La hija y heredera del presidente Alberto Fujimori sigue escéptica (e indignada) ante los dictámenes desfavorables de la Justicia peruana, que además coinciden con los de observadores independientes, y de la UE y EEUU. Porque son esos números los que para ella resultan inexplicables: no son la solución del enigma, son el enigma que hay que explicar, y sólo la desmentida sería una solución al problema. Lo que para las autoridades electorales es la respuesta, para la rival derechista populista de Castillo sigue siendo la cuestión: que la hija de Alberto Fujimori, autor intelectual de la Constitución Política del Estado de 1993 hoy en vigencia, haya perdido la elección presidencial (la tercera que pierde en su vida). No basta con repetir incansablemente, dice, que 44 mil votantes figuran en las actas votando por su enemigo y no por ella. Lo que hay que explicar es por qué esos votos, los pocos que la separaron del triunfo, estén inscritos ahí en esas actas adversarias y no en las de ella. Desde la prensa del statu quo no han dejado de sugerirle -pero tampoco esto le interesa oír- que cualquier otro candidato de derecha, salvo la hija de la “fujicracia”, le habría ganado a Castillo.
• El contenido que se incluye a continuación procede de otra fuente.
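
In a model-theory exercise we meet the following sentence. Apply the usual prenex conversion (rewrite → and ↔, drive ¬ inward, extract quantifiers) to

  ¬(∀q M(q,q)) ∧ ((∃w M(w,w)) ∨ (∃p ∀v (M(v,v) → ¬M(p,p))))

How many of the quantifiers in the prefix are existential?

3

First replace A → B with ¬A ∨ B.
  ¬(∀q M(q,q)) ∧ ((∃w M(w,w)) ∨ (∃p ∀v (¬M(v,v) ∨ ¬M(p,p))))
Push ¬ through the quantifiers and connectives to reach negation normal form:
  (∃q ¬M(q,q)) ∧ ((∃w M(w,w)) ∨ (∃p ∀v (¬M(v,v) ∨ ¬M(p,p))))
Finally move all quantifiers to the prefix:
  ∃q ∃w ∃p ∀v (¬M(q,q) ∧ (M(w,w) ∨ ¬M(v,v) ∨ ¬M(p,p)))
The prefix is ∃q ∃w ∃p ∀v: 1 universal, 3 existential.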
En su discurso de asunción en el Congreso, con su típico sombrero de paja de ala ancha, Pedro Castillo prometió hacer cambios radicales en el país, rindió homenaje a los pueblos indígenas y los maestros de Perú y prometió combatir la corrupción, controlar los monopolios e impulsar el gasto público en educación y salud. El ex líder sindical de 51 años enfrentará enormes desafíos mientras Perú combate contra el brote de Covid-19 más letal del mundo y lucha con las tensiones dentro de su partido de izquierda Perú Libre y enfrenta un débil apoyo del Congreso en una nación dividida. Su primera prioridad como presidente sería, dijo, combatir la pandemia Covid-19, que ha matado a más de 196.000 peruanos y ha dejado huérfanos a uno de cada 100 niños, según un estudio de The Lancet.
En entre los primeros y respetuosos saludos del discurso que leyó el ex maestro hoy presidente Castillo se contaba su majestad real, el Rey de España, Felipe VI, el monarca Borbón que extendía sus largas piernas en la primera fila de la ceremonia. En Plagas y Pueblos (1976), libro clásico de un historiador clásico -clásico porque se lo enseñaba en clase-, William McNeill sostiene que la conquista de los pueblos de México y América por los invasores españoles sólo se explica por una pandemia. O mejor dicho, por los desfasajes de una pandemia. Los españoles transmitían la viruela, una enfermedad para la cual ellos ya habían adquirido inmunidad. La asimetría, la desigualdad, multiplicaban las muertes indias y preservaba a los blancos. A Pedro Castillo entregaron sus votantes la esperanza en un gobierno que sepa cómo moverse en un mundo donde los inmunizados son los otros.